Finally packed up in his bright orange down jacket, hat, and gloves, Baxter stood by the door, ready to go to school. His friend’s dad had arrived to pick him up and he was in a hurry.
“Baxter – it’s icy out there and you’re only wearing sneakers. Please be careful or you’ll slip,” Matt cautioned.
“Yes,” I added. “You race out there like the van will explode if you aren’t in it in 15 seconds, but you can take your time. He’s not going anywhere without you!”
He looked at us with his big, earnest hazel eyes, nodded, and kissed us good-bye. I watched out the front window to make sure he got out of our locked gate before the buzzer that unlocks it ceased its extremely loud buzzing.
I kept an eye on him as he walked a little slower than usual down the first set of stairs and across the icy front walk. His friend’s father waited just outside our gate to help him get safely across the alley to his minivan.
And then I gasped in horror as Baxter sped up through the gate and actually took a flying leap – on purpose – down the next set of 2 stairs to the sidewalk, feet flying out from under him as soon as he hit the ice, and landing on his parent-ignoring little keester.
To say that the boys were freaked out when I explained that I couldn’t have breakfast today until after my doctor’s appointment is an understatement. Missing out on breakfast was bad enough, but having to get blood drawn and a flu shot on top of this added injury to insult, as far as they were concerned. (Just imagine if they’d known about the pap smear!)
Ever protective of his Mama, Lyle put his indignant hands on his narrow little hips. “Will you yell at them and scream at them?” he demanded. “Will you say, ‘Don’t you EVER DO THAT TO ME AGAIN IN MY WHOLE LIFE IN THE WHOLE WORLD!’?”
I thought about it and smiled as the nurse tightened the band around my arm, ready to draw blood this morning.
Maybe next time.
Our current bedtime routine ends with me lying down with each of the boys for a few minutes. It marks the first time that Lyle has been able to tolerate separating from me while awake at bedtime without hysteria, probably in his entire life.

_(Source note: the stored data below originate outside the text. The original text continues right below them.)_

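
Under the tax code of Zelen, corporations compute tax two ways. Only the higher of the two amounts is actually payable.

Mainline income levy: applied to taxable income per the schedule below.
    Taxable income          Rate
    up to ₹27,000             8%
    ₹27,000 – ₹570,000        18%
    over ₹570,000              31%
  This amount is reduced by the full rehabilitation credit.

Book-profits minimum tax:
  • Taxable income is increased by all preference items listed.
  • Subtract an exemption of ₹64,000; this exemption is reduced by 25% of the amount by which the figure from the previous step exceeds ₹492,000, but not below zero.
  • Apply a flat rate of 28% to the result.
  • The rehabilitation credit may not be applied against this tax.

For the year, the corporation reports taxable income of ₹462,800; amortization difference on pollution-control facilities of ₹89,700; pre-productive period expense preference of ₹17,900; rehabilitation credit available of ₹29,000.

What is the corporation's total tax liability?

₹147,280

Book-profits minimum tax:
  Adjusted income: ₹462,800 + ₹89,700 + ₹17,900 = ₹570,400
  Exemption: ₹64,000 − 25% × (₹570,400 − ₹492,000) = ₹64,000 − ₹19,600 = ₹44,400
  Base: ₹570,400 − ₹44,400 = ₹526,000
  ₹526,000 × 28% = ₹147,280

Mainline income levy:
  ₹27,000 × 8% = ₹2,160
  ₹435,800 × 18% = ₹78,444
  → ₹80,604
  Less rehabilitation credit ₹29,000 → ₹51,604

₹147,280 > ₹51,604, so the book-profits minimum tax is the binding amount.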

Tonight I started out in Lyle’s bed, sharing his flannel CARS pillow, head uncomfortably pushed back against a plastic basket that serves as his stuffed Pikachu’s “cradle”. There is a blanket carefully draped over the top of the cradle in case Pikachu thinks he hears a bear coming in the night. The small yellow creature spent one night in this special cradle but most often is in Lyle’s little hand all night; however, the cradle needs to stay there, “just in case”, and so my head is crushed against its molded plastic for a while. Many nights, Lyle spends his special bedtime minutes with me concerned about whether they are over and if I might come back to lie down with him again, which is a microcosm of our relationship and leaves me feeling a bit like I’m raising the next generation’s Woody Allen. However, tonight he remained relaxed and leaned into me happily until his time was up and I kissed him, Pikachu, and Baby good-night, reminding him that yes, I always come back and say good-night again.
I then made my way across the few feet between his bed and Baxter’s. Baxter frequently scoots over with a sleepy grin and says, “Even if I’m asleep, I always still want you to cuddle, okay?” I assure him that I will and, in fact, that I have. He whispers to me about the highlights of his Pokemon video game, something funny that happened at school, or upcoming plans he’s excited about. I asked him if he got married today and we cracked up laughing. We often giggle over Lyle, who is determined to tug at the strings of my attention from his bed in mostly humorous ways. After a few minutes, I gave Baxter his kiss good-night and ducked out of the way before he swung a massive stuffed dog into my spot on the bed; he has struck me in the face with the collie more times than I care to recall, but Lassie protects him after I leave and must be in his place.
A day like any other and at the same time so precious that I’d like to hold onto it forever – possibly tucking it in right next to me in a plastic basket with a blanket draped over the top, to protect me and everyone I love from the bears.